Herkül ekibini yakından tanıdım; sevenleri ile Hocaefendi arasındaki bağları güçlü tutmaya çalışan, önemli hiç bir şeyi gözden kaçırmamaya azamî dikkat sarf eden, yıllarca kendisine talebelik yapmış veya yanında-yakınında bulunmuş, ehliyet ve liyâkat sahibi birikimli arkadaşlar. Ekip olarak da teknik açıdan da güçlü ve yeterliler.. özel bir ofisleri, kamera, ses kayıt cihazları, hatta küçük bir dronları bile var.. ve Hocaefendi’yi ve misafirleri çok rahatsız etmeden, günlük tüm programı takip ediyor, not tutuyor, video/fotoğraf çekiyor ve gerek kampa, gerek Hocaefendi’ye dair en yeni haberleri ve sohbetleri, resmi web sitesi ile sosyal medya hesaplarından anında paylaşıyorlar.

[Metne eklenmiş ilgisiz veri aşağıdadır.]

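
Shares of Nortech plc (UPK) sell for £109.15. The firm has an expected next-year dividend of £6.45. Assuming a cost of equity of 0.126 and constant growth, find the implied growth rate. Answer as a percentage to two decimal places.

From P₀ = D₁/(r − g), the implied growth is g = r − D₁/P₀.
g = 0.126 − 6.45/109.15 = 0.126 − 0.05909 = 0.06691

6.69%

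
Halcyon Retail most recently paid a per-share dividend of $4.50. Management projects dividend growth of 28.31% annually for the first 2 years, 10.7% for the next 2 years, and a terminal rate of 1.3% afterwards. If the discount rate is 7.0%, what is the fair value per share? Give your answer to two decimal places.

$148.58

Three-stage DDM. Project D₁…D_4; terminal Gordon value at t=4 with g = 0.013; discount at r = 0.07.
D_1 = 5.7739
D_2 = 7.4086
D_3 = 8.2013
D_4 = 9.0788
TV_4 = 9.1968/(0.07−0.013) = 161.3479
P₀ = Σ Dₜ/(1+r)ᵗ + TV_4/(1+r)^4 = 148.5795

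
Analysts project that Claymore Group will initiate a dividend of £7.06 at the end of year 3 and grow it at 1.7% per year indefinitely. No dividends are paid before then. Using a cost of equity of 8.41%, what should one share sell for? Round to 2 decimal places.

£89.52

Deferred-dividend DDM. At t=2 the remaining stream is a growing perpetuity with first payment D_3 = 7.06.
V_2 = D_3/(r−g) = 7.06/(0.0841−0.017) = 105.2161
P₀ = V_2/(1+r)^2 = 105.2161/(1+0.0841)^2 = 89.5248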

Başka notlara hâcet ve ihtiyaç bırakmıyorlar yani..
Bu faslı bahse dair güzel bir öneriyle kapatayım; bu ses kayıtları ve sohbetlerden derlenen Kırık Testi serisinin en yeni kitabı “Işık-Karanlık Devr-i Dâimi” başlığı altında yayınlandı.. ve kuşkusuz bizzat Hocaefendi’nin tashih ettiği kaynak eserlerden biri olarak kütüphanelerimizde yerini aldı. Son notları okumak arzu edenler, Kampa ve Hocaefendi’ye dâir merakı olanlar elini çabuk tutsun lütfen, vesselam..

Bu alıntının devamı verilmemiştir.